Картина «Тревожная молодость» по роману «Старая крепость» Владимира Беляева стала дебютом Саши Алова и Володи Наумова и мне подарила первую главную роль в кино, после которой, точно снежная лавина, «сошла» на меня известность. Так что комсомолке Гале Кушнир в моей памяти отведено особое место.

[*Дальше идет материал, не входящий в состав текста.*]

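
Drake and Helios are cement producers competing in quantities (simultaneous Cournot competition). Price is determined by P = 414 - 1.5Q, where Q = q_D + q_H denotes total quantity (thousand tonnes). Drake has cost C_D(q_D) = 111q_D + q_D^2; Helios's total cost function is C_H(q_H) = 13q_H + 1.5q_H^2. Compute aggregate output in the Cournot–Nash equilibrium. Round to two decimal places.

99.71

Drake's profit: π_D = (414 - 1.5Q)q_D - (111q_D + q_D²). Setting ∂π_D/∂q_D = 0: 303 - 5q_D - (3/2)(q_H) = 0.
Helios's first-order condition: 401 - 6q_H - (3/2)(q_D) = 0.
So q_D = (303 - (3/2)q_H)/5 and q_H = (401 - (3/2)q_D)/6.
Substituting one into the other gives q_D = 1622/37 and q_H = 55.8739.
Total output Q = 1622/37 + 55.8739 = 99.7117.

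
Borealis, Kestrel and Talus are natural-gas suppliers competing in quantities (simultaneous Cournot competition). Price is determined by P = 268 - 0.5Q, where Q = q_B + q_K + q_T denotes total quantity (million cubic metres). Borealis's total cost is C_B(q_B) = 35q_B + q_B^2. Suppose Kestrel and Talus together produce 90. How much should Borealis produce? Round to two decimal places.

62.67

With rivals' combined output fixed at 90, Borealis's profit is π_B = (268 - (1/2)·90 - (1/2)q_B)q_B - (35q_B + q_B²) = (223 - (1/2)q_B)q_B - (35q_B + q_B²).
∂π_B/∂q_B = 188 - 3q_B = 0, so q_B = 188/3.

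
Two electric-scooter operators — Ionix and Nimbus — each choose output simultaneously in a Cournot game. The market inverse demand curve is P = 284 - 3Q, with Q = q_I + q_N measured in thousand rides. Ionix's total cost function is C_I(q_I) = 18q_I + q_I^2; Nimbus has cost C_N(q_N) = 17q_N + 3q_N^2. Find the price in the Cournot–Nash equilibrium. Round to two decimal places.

Ionix's profit: π_I = (284 - 3Q)q_I - (18q_I + q_I²). Setting ∂π_I/∂q_I = 0: 266 - 8q_I - 3(q_N) = 0.
Nimbus's first-order condition: 267 - 12q_N - 3(q_I) = 0.
Best responses: q_I = (266 - 3q_N)/8, q_N = (267 - 3q_I)/12.
Solving the pair: q_I = 797/29, q_N = 446/29.
Total output Q = 1243/29, so price P = 284 - 3·(1243/29) = 155.4138.

155.41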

Был и другой, личный момент: мы с Сашей Аловым поженились в 1949 году, в 1950 родилась наша Любаша, мы были очень счастливы. Не доставало только картины, о которой мой муж, безумно влюбленный в свою профессию, мечтал денно и нощно. И вот наконец все инстанции «дали добро», мечта начинала обретать черты реальности, а наша семья получила возможность воссоединиться: я из Москвы, где только что защитила диплом актерского факультета ВГИКа, отправилась в Киев, куда были распределены Саша и Володя. Моя мама пассажирским поездом дальнего следования почти десять суток везла из моего родного Новосибирска нашу дочку. Поселились мы в квартирке, которую Саше и Володе выделила студия. Наумова пришлось уплотнить, отгородив ему в дальнем углу узкое, размером в раскладушку, пространство. Жизнь впятером длилась недолго, но надолго закрепила за мной титул «жены Алова и Наумова». Любашку называли «дочерью Алова и Наумова», а мою маму — «тещей Алова и Наумова».

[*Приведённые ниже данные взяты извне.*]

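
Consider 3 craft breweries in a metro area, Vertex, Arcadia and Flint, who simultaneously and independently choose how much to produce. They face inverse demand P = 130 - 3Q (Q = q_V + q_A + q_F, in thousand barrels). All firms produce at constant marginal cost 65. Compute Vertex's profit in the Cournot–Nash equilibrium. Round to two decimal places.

A representative firm's profit is π_i = q_i(130 - 3Q) - 65q_i.
First-order condition (treating rivals' output as given): 65 - 6q_i - 3·Σ_{j≠i} q_j = 0.
With identical firms every q_j equals q_i, so Σ_{j≠i} q_j = 2q_i and 65 = 12q_i, giving q_i = 65/12.
Price P = 130 - 3·(65/4) = 325/4.
Vertex's profit: (325/4 - 65)·(65/12) = 88.0208.

88.02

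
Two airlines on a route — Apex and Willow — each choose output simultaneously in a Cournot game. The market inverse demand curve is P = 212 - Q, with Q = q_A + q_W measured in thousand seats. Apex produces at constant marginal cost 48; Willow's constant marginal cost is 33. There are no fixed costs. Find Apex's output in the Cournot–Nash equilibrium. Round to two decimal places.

Apex's profit: π_A = (212 - Q)q_A - (48q_A). Setting ∂π_A/∂q_A = 0: 164 - 2q_A - (q_W) = 0.
Willow's first-order condition: 179 - 2q_W - (q_A) = 0.
Rearranging gives the reaction functions q_A = (164 - q_W)/2 and q_W = (179 - q_A)/2.
Substituting one into the other gives q_A = 149/3 and q_W = 194/3.

49.67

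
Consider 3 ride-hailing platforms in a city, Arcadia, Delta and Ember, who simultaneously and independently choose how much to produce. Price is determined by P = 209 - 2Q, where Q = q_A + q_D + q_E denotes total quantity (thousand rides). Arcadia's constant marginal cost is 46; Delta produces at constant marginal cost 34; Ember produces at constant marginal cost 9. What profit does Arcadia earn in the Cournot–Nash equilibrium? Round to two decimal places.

Arcadia's profit: π_A = (209 - 2Q)q_A - (46q_A). Setting ∂π_A/∂q_A = 0: 163 - 4q_A - 2(q_D + q_E) = 0.
Delta's first-order condition: 175 - 4q_D - 2(q_A + q_E) = 0.
Ember's profit: π_E = (209 - 2Q)q_E - (9q_E). Setting ∂π_E/∂q_E = 0: 200 - 4q_E - 2(q_A + q_D) = 0.
Adding the 3 conditions: 538 − 4Q − 4Q = 0, i.e. Q = 269/4.
Back-substituting: q_A = (163 − 269/2)/2 = 57/4, q_D = (175 − 269/2)/2 = 81/4, q_E = (200 − 269/2)/2 = 131/4.
Price P = 209 - 2·(269/4) = 149/2.
Arcadia's profit: (149/2 - 46)·(57/4) = 406.1250.

406.13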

Вопреки послевоенной разрухе, неустроенности, безденежью наша (я имею в виду наше поколение!) жизнь той поры была удивительно наполненной — мечтой, жаждой творчества, труда, неизбывной нашей верой в кино как в искусство, которое нам создавать. Верили не только мы, начинающие кинематографисты, но и зрители. В то время кино любили искренне и восторженно, хотя сами фильмы чаще огорчали, чем радовали. «Тревожная молодость» оказалась одной из первых картин-ласточек, обозначивших начало перемен. В ее приподнятости, в ее счастливой талантливости отразилось мироощущение молодежи первой половины 1950-х годов, предвкушавшей перемены. Хотелось жить, работать. И очень хотелось верить, что «пробьемся». «Пробьемся штыками» — это была любимая поговорка Саши Алова и Володи Наумова, она возникла в те самые 1950-е, но не знали они, что ей суждено из шутливой присказки стать жизненным девизом. В самом деле, пробиваться и пробивать приходилось едва ли не штыками. И «Павла Корчагина», и «Мир входящему», и «Скверный анекдот», и «Бег». Но это будет потом.

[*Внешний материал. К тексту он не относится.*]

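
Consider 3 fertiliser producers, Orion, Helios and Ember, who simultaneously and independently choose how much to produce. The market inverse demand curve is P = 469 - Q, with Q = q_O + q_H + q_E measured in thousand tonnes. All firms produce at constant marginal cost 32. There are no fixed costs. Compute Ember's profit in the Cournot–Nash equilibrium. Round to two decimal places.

A representative firm's profit is π_i = q_i(469 - Q) - 32q_i.
First-order condition (treating rivals' output as given): 437 - 2q_i - Σ_{j≠i} q_j = 0.
With identical firms every q_j equals q_i, so Σ_{j≠i} q_j = 2q_i and 437 = 4q_i, giving q_i = 437/4.
Price P = 469 - 1311/4 = 565/4.
Ember's profit: (565/4 - 32)·(437/4) = 11935.5625.

11935.56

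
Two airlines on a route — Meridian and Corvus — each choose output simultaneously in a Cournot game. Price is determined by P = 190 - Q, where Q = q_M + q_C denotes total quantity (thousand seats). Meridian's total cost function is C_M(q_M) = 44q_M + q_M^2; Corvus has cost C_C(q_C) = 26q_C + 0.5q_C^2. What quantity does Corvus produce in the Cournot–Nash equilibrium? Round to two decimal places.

46.36

Meridian's profit: π_M = (190 - Q)q_M - (44q_M + q_M²). Setting ∂π_M/∂q_M = 0: 146 - 4q_M - (q_C) = 0.
Corvus's profit: π_C = (190 - Q)q_C - (26q_C + (1/2)q_C²). Setting ∂π_C/∂q_C = 0: 164 - 3q_C - (q_M) = 0.
Best responses: q_M = (146 - q_C)/4, q_C = (164 - q_M)/3.
Substituting one into the other gives q_M = 274/11 and q_C = 510/11.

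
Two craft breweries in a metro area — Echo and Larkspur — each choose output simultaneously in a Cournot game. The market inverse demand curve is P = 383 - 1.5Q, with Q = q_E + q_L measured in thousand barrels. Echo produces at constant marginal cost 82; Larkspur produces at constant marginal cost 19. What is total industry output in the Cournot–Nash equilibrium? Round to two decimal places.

147.78

Echo's profit: π_E = (383 - 1.5Q)q_E - (82q_E). Setting ∂π_E/∂q_E = 0: 301 - 3q_E - (3/2)(q_L) = 0.
Larkspur's first-order condition: 364 - 3q_L - (3/2)(q_E) = 0.
Best responses: q_E = (301 - (3/2)q_L)/3, q_L = (364 - (3/2)q_E)/3.
Substituting one into the other gives q_E = 476/9 and q_L = 854/9.
Total output Q = 476/9 + 854/9 = 1330/9.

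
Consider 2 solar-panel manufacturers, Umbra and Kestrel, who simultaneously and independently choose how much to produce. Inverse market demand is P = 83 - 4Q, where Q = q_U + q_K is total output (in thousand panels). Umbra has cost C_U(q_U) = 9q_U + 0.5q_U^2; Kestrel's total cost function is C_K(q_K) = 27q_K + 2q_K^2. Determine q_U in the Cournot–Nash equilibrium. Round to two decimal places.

7.22

Umbra's profit: π_U = (83 - 4Q)q_U - (9q_U + (1/2)q_U²). Setting ∂π_U/∂q_U = 0: 74 - 9q_U - 4(q_K) = 0.
Kestrel's first-order condition: 56 - 12q_K - 4(q_U) = 0.
Best responses: q_U = (74 - 4q_K)/9, q_K = (56 - 4q_U)/12.
Substituting one into the other gives q_U = 166/23 and q_K = 52/23.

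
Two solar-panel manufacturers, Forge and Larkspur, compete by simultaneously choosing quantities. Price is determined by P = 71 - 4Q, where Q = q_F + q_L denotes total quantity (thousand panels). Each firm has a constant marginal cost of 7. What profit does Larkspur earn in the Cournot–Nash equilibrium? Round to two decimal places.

113.78

Each firm earns π_i = (71 - 4Q)q_i - 7q_i.
First-order condition (treating rivals' output as given): 64 - 8q_i - 4q_j = 0.
By symmetry each firm produces the same amount; substituting q_j = q_i yields q_i = 64/12 = 16/3.
Price P = 71 - 4·(32/3) = 85/3.
Larkspur's profit: (85/3 - 7)·(16/3) = 1024/9.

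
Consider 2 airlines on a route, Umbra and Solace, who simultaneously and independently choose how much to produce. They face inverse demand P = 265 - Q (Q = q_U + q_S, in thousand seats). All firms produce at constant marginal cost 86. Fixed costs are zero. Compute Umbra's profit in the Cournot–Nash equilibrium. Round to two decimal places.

3560.11

A representative firm's profit is π_i = q_i(265 - Q) - 86q_i.
Setting ∂π_i/∂q_i = 0 with rivals' quantities fixed: 179 - 2q_i - q_j = 0.
By symmetry each firm produces the same amount; substituting q_j = q_i yields q_i = 179/3.
Price P = 265 - 358/3 = 437/3.
Umbra's profit: (437/3 - 86)·(179/3) = 3560.1111.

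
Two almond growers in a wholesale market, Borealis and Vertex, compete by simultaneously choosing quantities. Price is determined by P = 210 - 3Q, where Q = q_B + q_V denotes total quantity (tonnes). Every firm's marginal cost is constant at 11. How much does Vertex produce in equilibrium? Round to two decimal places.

Each firm earns π_i = (210 - 3Q)q_i - 11q_i.
Setting ∂π_i/∂q_i = 0 with rivals' quantities fixed: 199 - 6q_i - 3q_j = 0.
By symmetry each firm produces the same amount; substituting q_j = q_i yields q_i = 199/9.

22.11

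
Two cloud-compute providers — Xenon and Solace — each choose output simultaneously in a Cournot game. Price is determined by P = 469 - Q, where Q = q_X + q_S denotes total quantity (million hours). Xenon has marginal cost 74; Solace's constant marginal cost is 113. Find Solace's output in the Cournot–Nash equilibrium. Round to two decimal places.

Xenon's profit: π_X = (469 - Q)q_X - (74q_X). Setting ∂π_X/∂q_X = 0: 395 - 2q_X - (q_S) = 0.
Solace's profit: π_S = (469 - Q)q_S - (113q_S). Setting ∂π_S/∂q_S = 0: 356 - 2q_S - (q_X) = 0.
Rearranging gives the reaction functions q_X = (395 - q_S)/2 and q_S = (356 - q_X)/2.
Substituting one into the other gives q_X = 434/3 and q_S = 317/3.

105.67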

Александр Алов, дочь Люба, Тамара Логинова. 1950 год


А тогда была Киевская студия, куда Саша Алов и Володя Наумов были распределены после окончания ВГИКа. Студию они знали хорошо, да и на студии новичками их тоже не считали. Работа над завершением «Тараса Шевченко» была проделана ими большая, фильм получил высокую оценку. Короче, их знали, относились к ним с доверием. Их любили. Но, несмотря на это, постановку не давали. Молоды. Зелены. Подождут.

Кроме того, единиц на Киевской студии было мало — три или четыре в год. До чего же скучные были эти «единицы»! Это благодаря им Киевскую студию называли «фабрикой средних фильмов». Саша и Володя деятельно ждали своего часа. Искали материал, обсуждали его, спорили до хрипоты, а то и до драки, затем писали заявки, неслись с ними к руководству, возвращались с отказом… И снова начинали искать. Делали они это с невероятным азартом, без тени уныния и «безнадеги» (это тоже любимое их словечко).

Я сказала, что их любили. И это не дежурная фраза. Это действительный факт. Они резко выделялись из общей массы. Интеллигентные, образованные ребята с живым умом, острым глазом и языком, с добрым, отзывчивым сердцем. Они светились талантом. В старину говорили: блестящий молодой человек. К ним это очень подходило. Единственное, что выпадало из этого образа, — их костюмы, старые, вытертые до атласной глади.

Почему-то с годами об Алове и Наумове нередко стали судить как об антиподах: один, мол, интраверт, другой — экстраверт, один, мол, только и делает, что анализирует то, что нафантазирует другой. Это заблуждение. Возможно, с годами форма проявления личности выработалась у каждого своя. В молодости же они были похожи чрезвычайно и не уступали друг другу ни по талантливости, ни по темпераменту, ни по фантазии. В каждом было такое море обаяния, человеческого достоинства и умения уважать достоинство другого, что не любить их было невозможно. И, повторяю, их любили.